Operation Cool Down protecting animals from the summer heat
By Jason A. Smith
Summer in Georgia means warmer temperatures. Many times, those hot days can be especially difficult for our four-legged friends.
In the summer a parked car can reach temperatures up to 140º within 30 minutes. File photo
To minimize those risks, Henry County Animal Care & Control is ramping up its patrols during Operation Cool Down. Officials have already begun scoping out parking lots in shopping centers and other businesses to keep an eye out for animals being left in hot vehicles, says Rabies Control Officer Vince Farah.
“With more than 160 days of hot weather on average, we will be out daily to ensure that pets are not left in hot cars to suffer and possibly die,” he says. “We’ve had several cases already this year, of animals being left in a hot car.”
Animal Care & Control kicked off this year’s Operation Cool Down campaign in May. During the campaign, Farah says, Animal Control will be employing Oscar, the Hot Dog mascot, to remind people not to leave their pets in hot vehicles.
“If we do find an animal in a car, we’ll enter that vehicle by any means necessary as quick as possible to render aid to the animal,” says Farah.
Violators of the ordinance may face fines up to $1,000 or 60 days in jail. Farah is quick to point out that officers from Animal Care & Control will be writing citations, and not warnings, for people who leave animals inside their vehicles.
Charges can range from either a misdemeanor to a felony, depending on the severity of the case.
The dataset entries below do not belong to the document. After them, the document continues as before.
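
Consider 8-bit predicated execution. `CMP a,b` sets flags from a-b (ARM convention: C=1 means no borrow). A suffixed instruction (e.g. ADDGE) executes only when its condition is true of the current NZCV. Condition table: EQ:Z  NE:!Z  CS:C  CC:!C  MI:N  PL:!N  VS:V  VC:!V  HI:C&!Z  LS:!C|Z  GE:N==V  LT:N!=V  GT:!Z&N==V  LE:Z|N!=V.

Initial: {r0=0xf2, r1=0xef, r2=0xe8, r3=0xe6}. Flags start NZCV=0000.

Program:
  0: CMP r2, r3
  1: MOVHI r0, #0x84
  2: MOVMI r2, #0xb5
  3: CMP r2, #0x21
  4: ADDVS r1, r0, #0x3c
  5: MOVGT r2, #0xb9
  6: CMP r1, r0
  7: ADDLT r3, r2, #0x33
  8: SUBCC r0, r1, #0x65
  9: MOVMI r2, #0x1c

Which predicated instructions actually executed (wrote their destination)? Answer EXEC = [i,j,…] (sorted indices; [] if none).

[0] flags=0010 → (cmp)
[1] flags=0010 HI?T → r0=0x84
[2] flags=0010 MI?F → skip
[3] flags=1010 → (cmp)
[4] flags=1010 VS?F → skip
[5] flags=1010 GT?F → skip
[6] flags=0010 → (cmp)
[7] flags=0010 LT?F → skip
[8] flags=0010 CC?F → skip
[9] flags=0010 MI?F → skip

EXEC = [1]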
Farah acknowledges that sometimes pet owners leave their animals inside a vehicle for longer than they intended, by stopping to eat at a restaurant or run errands. Still, he says, those owners should not underestimate the dangers that summer can bring for their animals.
“In a 30-minute time period, the temperature can get up to 140 degrees,” he says. “If you can’t take your animal with you wherever you’re going, leave them at home.”
Farah is a supervisor with 28 years of experience working with animals in Henry County. He says rather than experiencing a dramatic change in the number of animals in hot cars, the county has seen a “steady flow” of such cases over the years.
“Some people just don’t get it,” says Farah, with frustration evident in his voice. “I really don’t understand people sometimes. You know it’s wrong, but we do it anyway. Why? It never ceases to amazes me.”
Pet owners are also advised to ensure that their animals have a constant source of clean, drinkable water at all times, as well as adequate shelter from the heat.